We were in class, presenting project proposals. One of my classmates is doing a project on the mental health of genocide survivors in Cambodia. In her presentation, she said the Pol Pot regime was responsible for one of the worst genocide’s in history, considered to be on par with the Holocaust and the American Genocide.
One of my classmates raised his hand and said, “I mean, I know who Pol Pot is and I know the Holocaust, but what’s the American Genocide?”
The classmate presenting said, “I don’t know. That’s just what my research said but I don’t know what it is, either.”
I waited through five seconds of complete silence as no one in my class could answer his question and then I just said, “It’s Indians. Native Americans.”

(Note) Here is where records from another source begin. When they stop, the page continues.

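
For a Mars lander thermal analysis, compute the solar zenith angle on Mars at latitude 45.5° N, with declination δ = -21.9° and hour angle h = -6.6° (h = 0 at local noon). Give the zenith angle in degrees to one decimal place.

cos θ_z = sin φ sin δ + cos φ cos δ cos h = -0.266034 + 0.646019 = 0.379985.
θ_z = arccos(0.379985) = 67.7°.

θ_z = 67.7°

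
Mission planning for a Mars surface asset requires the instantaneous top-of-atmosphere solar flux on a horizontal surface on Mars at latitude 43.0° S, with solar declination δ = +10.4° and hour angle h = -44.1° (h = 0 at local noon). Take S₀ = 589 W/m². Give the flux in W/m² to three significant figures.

232 W/m²

cos θ_z = sin φ sin δ + cos φ cos δ cos h = -0.123114 + 0.516576 = 0.393462.
Flux = S₀ · cos θ_z = 589 × 0.393462 = 231.7 W/m².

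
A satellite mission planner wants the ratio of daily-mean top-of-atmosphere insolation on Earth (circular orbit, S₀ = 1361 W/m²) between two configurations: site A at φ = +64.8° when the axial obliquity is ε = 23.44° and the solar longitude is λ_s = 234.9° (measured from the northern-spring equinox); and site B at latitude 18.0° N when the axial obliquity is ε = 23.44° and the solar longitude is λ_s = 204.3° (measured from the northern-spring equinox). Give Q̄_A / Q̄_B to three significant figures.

— Configuration A (φ=+64.8°):
Solar declination: sin δ = sin ε · sin λ_s = sin 23.44° × sin 234.9° = -0.32545, so δ = -18.993°.
cos H₀ = −tan(+64.8°) tan(-18.993°) = 0.7314, H₀ = 0.7504 rad.
Bracket: H₀ sin φ sin δ + cos φ cos δ sin H₀ = 0.7504×0.90483×-0.32545 + 0.42578×0.94556×0.68191 = -0.220975 + 0.274537 = 0.053562.
Q̄ = (S₀/π) × [bracket] = (1361/π) × 0.053562 = 23.204 W/m².
— Configuration B (φ=+18.0°):
Solar declination: sin δ = sin ε · sin λ_s = sin 23.44° × sin 204.3° = -0.16370, so δ = -9.421°.
cos H₀ = −tan(+18.0°) tan(-9.421°) = 0.0539, H₀ = 1.5169 rad.
Bracket: H₀ sin φ sin δ + cos φ cos δ sin H₀ = 1.5169×0.30902×-0.16370 + 0.95106×0.98651×0.99855 = -0.076735 + 0.936870 = 0.860135.
Q̄ = (S₀/π) × [bracket] = (1361/π) × 0.860135 = 372.63 W/m².
Ratio Q̄_A / Q̄_B = 23.204 / 372.63 = 0.06227.

Q̄_A / Q̄_B ≈ 0.0623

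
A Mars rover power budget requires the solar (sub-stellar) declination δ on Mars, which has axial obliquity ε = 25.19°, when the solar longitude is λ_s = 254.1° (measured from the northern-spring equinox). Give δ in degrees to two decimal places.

δ = -24.16°

sin δ = sin ε · sin λ_s = sin 25.19° × sin 254.1° = -0.409338.
δ = arcsin(-0.409338) = -24.16°.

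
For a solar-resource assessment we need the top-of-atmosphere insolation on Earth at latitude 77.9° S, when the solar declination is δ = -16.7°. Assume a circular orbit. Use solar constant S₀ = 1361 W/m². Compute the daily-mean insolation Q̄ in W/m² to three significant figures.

cos H₀ = −tan(-77.9°) tan(-16.700°) = -1.3994 ≤ −1 ⇒ polar day, H₀ = π.
Bracket: H₀ sin φ sin δ + cos φ cos δ sin H₀ = 3.1416×-0.97778×-0.28736 + 0.20962×0.95782×0.00000 = 0.882711 + 0.000000 = 0.882711.
Q̄ = (S₀/π) × [bracket] = (1361/π) × 0.882711 = 382.4 W/m².

Q̄ ≈ 382 W/m²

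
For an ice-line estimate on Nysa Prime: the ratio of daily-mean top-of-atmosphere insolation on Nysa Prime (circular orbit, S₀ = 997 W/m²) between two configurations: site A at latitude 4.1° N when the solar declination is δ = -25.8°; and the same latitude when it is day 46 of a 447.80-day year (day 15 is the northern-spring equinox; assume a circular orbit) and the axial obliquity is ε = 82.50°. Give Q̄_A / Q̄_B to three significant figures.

Q̄_A / Q̄_B ≈ 0.891

— Configuration A (φ=+4.1°):
cos H₀ = −tan(+4.1°) tan(-25.800°) = 0.0347, H₀ = 1.5361 rad.
Bracket: H₀ sin φ sin δ + cos φ cos δ sin H₀ = 1.5361×0.07150×-0.43523 + 0.99744×0.90032×0.99940 = -0.047802 + 0.897476 = 0.849674.
Q̄ = (S₀/π) × [bracket] = (997/π) × 0.849674 = 269.65 W/m².
— Configuration B (φ=+4.1°):
Solar longitude: λ_s = 360° × (46 − 15)/447.80 = 24.922°.
sin δ = sin 82.50° × sin 24.922° = 0.41778, so δ = +24.694°.
cos H₀ = −tan(+4.1°) tan(+24.694°) = -0.0330, H₀ = 1.6038 rad.
Bracket: H₀ sin φ sin δ + cos φ cos δ sin H₀ = 1.6038×0.07150×0.41778 + 0.99744×0.90855×0.99946 = 0.047908 + 0.905735 = 0.953643.
Q̄ = (S₀/π) × [bracket] = (997/π) × 0.953643 = 302.64 W/m².
Ratio Q̄_A / Q̄_B = 269.65 / 302.64 = 0.8910.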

And then there was more silence and he just nodded and shrugged.
I was telling someone about this and they asked me, “What’s the American Genocide? Like…the Civil War?”
Someone else: “Yeah, but I mean. They all died from disease. So they would’ve died anyway.”
Someone else: “That was a different time. People like us wouldn’t do that.” Canada’s last residential schools closed up between 1994-1996. You were alive still. That’s not even 20 years ago. “No, no. I think you’re wrong. Canada and USA don’t do stuff like that. That’s not going on anymore. Genocide isn’t going on still.” What about all the babies taken from their communities? “Oh, well. That’s not genocide. They just can’t take care of their kids so they have to be raised by people that can…”
I attend one of the best public universities in the USA and I have to hear stuff like this every week.
We really need to think about why we learn so much about the Holocaust but nothing about the American Genocide. It’s not even that these people don’t think genocide happened in this country. It’s that they don’t even know it happened.